A Communication-Efficient Parallel Algorithm for Decision Tree
Meng, Qi, Ke, Guolin, Wang, Taifeng, Chen, Wei, Ye, Qiwei, Ma, Zhi-Ming, Liu, Tie-Yan
Decision tree (and its extensions such as Gradient Boosting Decision Trees and Random Forest) is a widely used machine learning algorithm, due to its practical effectiveness and model interpretability. With the emergence of big data, there is an increasing need to parallelize the training process of decision tree. However, most existing attempts along this line suffer from high communication costs. In this paper, we propose a new algorithm, called \emph{Parallel Voting Decision Tree (PV-Tree)}, to tackle this challenge. After partitioning the training data onto a number of (e.g., $M$) machines, this algorithm performs both local voting and global voting in each iteration. For local voting, the top-$k$ attributes are selected from each machine according to its local data.
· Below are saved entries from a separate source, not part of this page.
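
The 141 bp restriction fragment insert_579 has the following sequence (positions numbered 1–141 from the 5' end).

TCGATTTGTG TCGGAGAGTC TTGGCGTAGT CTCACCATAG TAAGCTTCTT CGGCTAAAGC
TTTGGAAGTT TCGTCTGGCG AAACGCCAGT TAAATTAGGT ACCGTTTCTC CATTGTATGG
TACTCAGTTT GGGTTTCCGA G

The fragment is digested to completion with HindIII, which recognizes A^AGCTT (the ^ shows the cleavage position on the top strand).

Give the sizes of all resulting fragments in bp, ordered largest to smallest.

HindIII sites (AAGCTT) start at positions 42, 57.
HindIII cuts after the first base of each site, so after positions 42, 57.
Linear molecule, 2 cuts → 3 fragments:
  1–42 → 42 bp
  43–57 → 15 bp
  58–141 → 84 bp
Sorted largest to smallest: 84, 42, 15 bp.

84, 42, 15 bp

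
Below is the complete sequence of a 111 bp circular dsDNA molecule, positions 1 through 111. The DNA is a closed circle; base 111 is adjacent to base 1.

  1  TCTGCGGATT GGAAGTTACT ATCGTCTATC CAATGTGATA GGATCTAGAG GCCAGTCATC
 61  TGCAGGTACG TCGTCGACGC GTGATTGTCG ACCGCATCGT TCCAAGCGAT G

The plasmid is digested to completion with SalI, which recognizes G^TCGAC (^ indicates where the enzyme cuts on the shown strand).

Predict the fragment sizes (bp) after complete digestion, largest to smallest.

SalI sites (GTCGAC) start at positions 73, 87.
SalI cuts after the first base of each site, so after positions 73, 87.
Circular molecule, 2 cuts → 2 fragments:
  74–87 → 14 bp
  88–111 then 1–73 → 24 + 73 = 97 bp
Sorted largest to smallest: 97, 14 bp.

97, 14 bp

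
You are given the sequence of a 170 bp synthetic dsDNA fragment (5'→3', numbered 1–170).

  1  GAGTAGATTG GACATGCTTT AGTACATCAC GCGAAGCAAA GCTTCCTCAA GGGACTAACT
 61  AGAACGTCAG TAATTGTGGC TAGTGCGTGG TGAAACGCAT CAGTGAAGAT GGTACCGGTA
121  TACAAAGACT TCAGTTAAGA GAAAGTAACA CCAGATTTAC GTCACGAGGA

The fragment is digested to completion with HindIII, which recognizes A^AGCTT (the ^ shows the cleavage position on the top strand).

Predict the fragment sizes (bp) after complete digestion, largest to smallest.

131, 39 bp

The HindIII site (AAGCTT) starts at position 39.
HindIII cuts after the first base of each site, so after position 39.
Linear molecule, 1 cut → 2 fragments:
  1–39 → 39 bp
  40–170 → 131 bp
Sorted largest to smallest: 131, 39 bp.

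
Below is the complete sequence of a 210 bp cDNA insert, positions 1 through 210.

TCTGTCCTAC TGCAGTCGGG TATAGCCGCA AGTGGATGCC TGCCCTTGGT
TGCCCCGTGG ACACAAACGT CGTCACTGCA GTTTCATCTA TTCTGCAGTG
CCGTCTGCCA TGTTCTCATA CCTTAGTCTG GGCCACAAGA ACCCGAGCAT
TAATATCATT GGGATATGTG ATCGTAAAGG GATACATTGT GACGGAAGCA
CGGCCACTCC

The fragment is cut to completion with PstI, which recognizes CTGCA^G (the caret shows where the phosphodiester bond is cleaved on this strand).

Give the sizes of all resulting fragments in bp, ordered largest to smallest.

113, 66, 17, 14 bp

PstI sites (CTGCAG) start at positions 10, 76, 93.
PstI cuts after base 5 of each site (before the last base), so after positions 14, 80, 97.
Linear molecule, 3 cuts → 4 fragments:
  1–14 → 14 bp
  15–80 → 66 bp
  81–97 → 17 bp
  98–210 → 113 bp
Sorted largest to smallest: 113, 66, 17, 14 bp.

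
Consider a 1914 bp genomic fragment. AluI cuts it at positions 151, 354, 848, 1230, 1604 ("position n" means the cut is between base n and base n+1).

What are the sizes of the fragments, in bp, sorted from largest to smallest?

Linear molecule, 5 cuts → 6 fragments:
  151 − 0 = 151 bp
  354 − 151 = 203 bp
  848 − 354 = 494 bp
  1230 − 848 = 382 bp
  1604 − 1230 = 374 bp
  1914 − 1604 = 310 bp
Sorted largest to smallest: 494, 382, 374, 310, 203, 151 bp.

494, 382, 374, 310, 203, 151 bp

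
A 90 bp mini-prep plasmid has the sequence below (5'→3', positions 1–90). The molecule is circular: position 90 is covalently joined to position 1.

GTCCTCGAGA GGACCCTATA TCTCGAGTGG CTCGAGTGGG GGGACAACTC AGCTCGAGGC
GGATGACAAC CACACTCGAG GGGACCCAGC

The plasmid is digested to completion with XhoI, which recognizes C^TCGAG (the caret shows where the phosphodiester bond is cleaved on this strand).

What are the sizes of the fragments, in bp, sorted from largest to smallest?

22, 22, 19, 18, 9 bp

XhoI sites (CTCGAG) start at positions 4, 22, 31, 53, 75.
XhoI cuts after the first base of each site, so after positions 4, 22, 31, 53, 75.
Circular molecule, 5 cuts → 5 fragments:
  5–22 → 18 bp
  23–31 → 9 bp
  32–53 → 22 bp
  54–75 → 22 bp
  76–90 then 1–4 → 15 + 4 = 19 bp
Sorted largest to smallest: 22, 22, 19, 18, 9 bp.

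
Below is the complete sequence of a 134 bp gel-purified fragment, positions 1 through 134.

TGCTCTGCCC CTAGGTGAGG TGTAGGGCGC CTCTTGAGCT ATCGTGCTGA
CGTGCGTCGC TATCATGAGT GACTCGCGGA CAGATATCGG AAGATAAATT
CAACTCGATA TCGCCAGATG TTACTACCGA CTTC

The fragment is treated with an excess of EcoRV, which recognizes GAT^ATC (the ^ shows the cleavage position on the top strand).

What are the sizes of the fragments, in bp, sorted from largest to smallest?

85, 25, 24 bp

EcoRV sites (GATATC) start at positions 83, 107.
EcoRV cuts after base 3 of each site, so after positions 85, 109.
Linear molecule, 2 cuts → 3 fragments:
  1–85 → 85 bp
  86–109 → 24 bp
  110–134 → 25 bp
Sorted largest to smallest: 85, 25, 24 bp.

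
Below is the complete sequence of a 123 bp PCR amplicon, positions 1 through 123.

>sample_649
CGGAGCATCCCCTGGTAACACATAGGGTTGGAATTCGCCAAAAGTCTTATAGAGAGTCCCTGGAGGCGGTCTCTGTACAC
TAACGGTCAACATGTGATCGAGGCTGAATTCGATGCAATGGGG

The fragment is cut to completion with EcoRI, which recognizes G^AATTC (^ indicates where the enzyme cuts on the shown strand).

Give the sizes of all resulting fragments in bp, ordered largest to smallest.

EcoRI sites (GAATTC) start at positions 31, 106.
EcoRI cuts after the first base of each site, so after positions 31, 106.
Linear molecule, 2 cuts → 3 fragments:
  1–31 → 31 bp
  32–106 → 75 bp
  107–123 → 17 bp
Sorted largest to smallest: 75, 31, 17 bp.

75, 31, 17 bp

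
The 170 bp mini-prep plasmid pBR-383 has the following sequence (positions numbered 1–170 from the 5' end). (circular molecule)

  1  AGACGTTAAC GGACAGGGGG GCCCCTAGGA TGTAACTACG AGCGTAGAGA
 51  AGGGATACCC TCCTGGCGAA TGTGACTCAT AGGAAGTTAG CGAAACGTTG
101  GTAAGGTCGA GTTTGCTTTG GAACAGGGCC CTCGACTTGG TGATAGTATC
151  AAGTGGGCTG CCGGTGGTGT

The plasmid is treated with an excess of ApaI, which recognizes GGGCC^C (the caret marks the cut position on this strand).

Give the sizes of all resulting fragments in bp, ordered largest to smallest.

ApaI sites (GGGCCC) start at positions 19, 126.
ApaI cuts after base 5 of each site (before the last base), so after positions 23, 130.
Circular molecule, 2 cuts → 2 fragments:
  24–130 → 107 bp
  131–170 then 1–23 → 40 + 23 = 63 bp
Sorted largest to smallest: 107, 63 bp.

107, 63 bp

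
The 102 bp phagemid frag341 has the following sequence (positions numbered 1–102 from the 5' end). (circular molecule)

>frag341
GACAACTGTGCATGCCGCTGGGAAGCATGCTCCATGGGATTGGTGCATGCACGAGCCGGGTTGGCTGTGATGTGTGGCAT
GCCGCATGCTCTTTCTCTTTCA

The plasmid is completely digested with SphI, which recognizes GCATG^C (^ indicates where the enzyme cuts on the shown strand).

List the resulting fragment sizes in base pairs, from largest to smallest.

32, 28, 20, 15, 7 bp

SphI sites (GCATGC) start at positions 10, 25, 45, 77, 84.
SphI cuts after base 5 of each site (before the last base), so after positions 14, 29, 49, 81, 88.
Circular molecule, 5 cuts → 5 fragments:
  15–29 → 15 bp
  30–49 → 20 bp
  50–81 → 32 bp
  82–88 → 7 bp
  89–102 then 1–14 → 14 + 14 = 28 bp
Sorted largest to smallest: 32, 28, 20, 15, 7 bp.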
Then, the indices of these top attributes are aggregated by a server, and the globally top-$2k$ attributes are determined by a majority voting among these local candidates. Finally, the full-grained histograms of the globally top-$2k$ attributes are collected from local machines in order to identify the best (most informative) attribute and its split point. PV-Tree can achieve a very low communication cost (independent of the total number of attributes) and thus can scale out very well. Furthermore, theoretical analysis shows that this algorithm can learn a near optimal decision tree, since it can find the best attribute with a large probability. Our experiments on real-world datasets show that PV-Tree significantly outperforms the existing parallel decision tree algorithms in the tradeoff between accuracy and efficiency.